De tekeningen van Rowlandson maken in Doctor Syntax van die destijds populaire romantiserende
schilderingen een karikatuur. Deze aquatinten werden stuk voor stuk eerst
gemaakt, waarbij Combe dan een verhaal bedacht. Zo ontstond er een
aaneenrijging van belevenissen. Doctor Syntax wordt beroofd en door stieren op de
hoorns genomen; hij valt in het water bij een ruïne; verliest zijn geld bij de
renbaan; verkoopt zijn paard dat wordt mishandeld; hij vertelt zijn ervaringen
waarbij iedereen in slaap valt, etc. Uiteindelijk loopt alles weer goed of
liever gezegd nog beter af. Het is een vermakelijke geschiedenis, alleen voor
onze tijd misschien nogal tam. Daarbij komt natuurlijk dat [niet Engelse]
lezers van nu de subtielere passages en dus de essentie van de satire niet
steeds aanvoelen. Dat verhelpt zelfs een knappe vertaling niet.

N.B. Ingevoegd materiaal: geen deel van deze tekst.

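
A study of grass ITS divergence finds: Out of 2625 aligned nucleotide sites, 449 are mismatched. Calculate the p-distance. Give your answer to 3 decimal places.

p = 449/2625 = 0.171047… ≈ 0.171 (to 3 d.p.).

0.171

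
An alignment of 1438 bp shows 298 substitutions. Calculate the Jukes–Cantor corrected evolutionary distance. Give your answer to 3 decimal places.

0.243

p = 298/1438 ≈ 0.207232.
d = −(3/4) ln(1 − 4p/3) = −0.75 ln(1 − 0.276309) = −0.75 ln(0.723691)
  = −0.75 × (-0.323391) = 0.242543 substitutions/site.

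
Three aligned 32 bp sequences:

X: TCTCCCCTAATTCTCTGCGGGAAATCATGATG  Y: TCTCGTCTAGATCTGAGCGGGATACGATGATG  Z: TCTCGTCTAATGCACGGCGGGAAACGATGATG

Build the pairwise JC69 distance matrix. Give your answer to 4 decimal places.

X–Y: 9/32 sites differ → p = 0.28125, d = −0.75 ln(1 − 0.375) = 0.352503 ≈ 0.3525.
X–Z: 7/32 sites differ → p = 0.21875, d = −0.75 ln(1 − 0.291667) = 0.258631 ≈ 0.2586.
Y–Z: 7/32 sites differ → p = 0.21875, d = −0.75 ln(1 − 0.291667) = 0.258631 ≈ 0.2586.

d(X,Y) = 0.3525, d(X,Z) = 0.2586, d(Y,Z) = 0.2586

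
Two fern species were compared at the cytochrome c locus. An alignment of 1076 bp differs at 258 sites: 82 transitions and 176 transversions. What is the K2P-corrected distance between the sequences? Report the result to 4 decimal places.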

Waar dit allemaal op slaat, vindt u uitgelegd in het boek
zelf.
Lees dat boek. Gebonden, geïllustreerd, ingeleid en
geannoteerd. U betaalt geen cent teveel voor dit juweel. Boekverkoper en
uitgever Donker heeft alvast tweeduizend stuks gedrukt.
Joannes Maas
[1] Het pittoreske bevindt zich kunsthistorisch
gezien tussen het voorafgaande classicistisch estheticisme en de heftig
romantische kunst van het sublieme (denk aan Turner, Van Gogh). In de
hedendaagse kunstbeschouwing is het pittoreske, hoewel geïnspireerd door Nederlandse landschapschilders als
Ruysdael, (maar zonder dat sublieme
licht) zowat synoniem aan rustieke salonkunst. Combe was er dus vroeg bij door
de populariteit van het pittoreske – en vooral het commerciële aspect - tot
voorwerp van zijn satire te maken. Je getuigde van goede smaak als je zo’n
rustiek landschap tegen het behang hing of (nog steeds) hangt.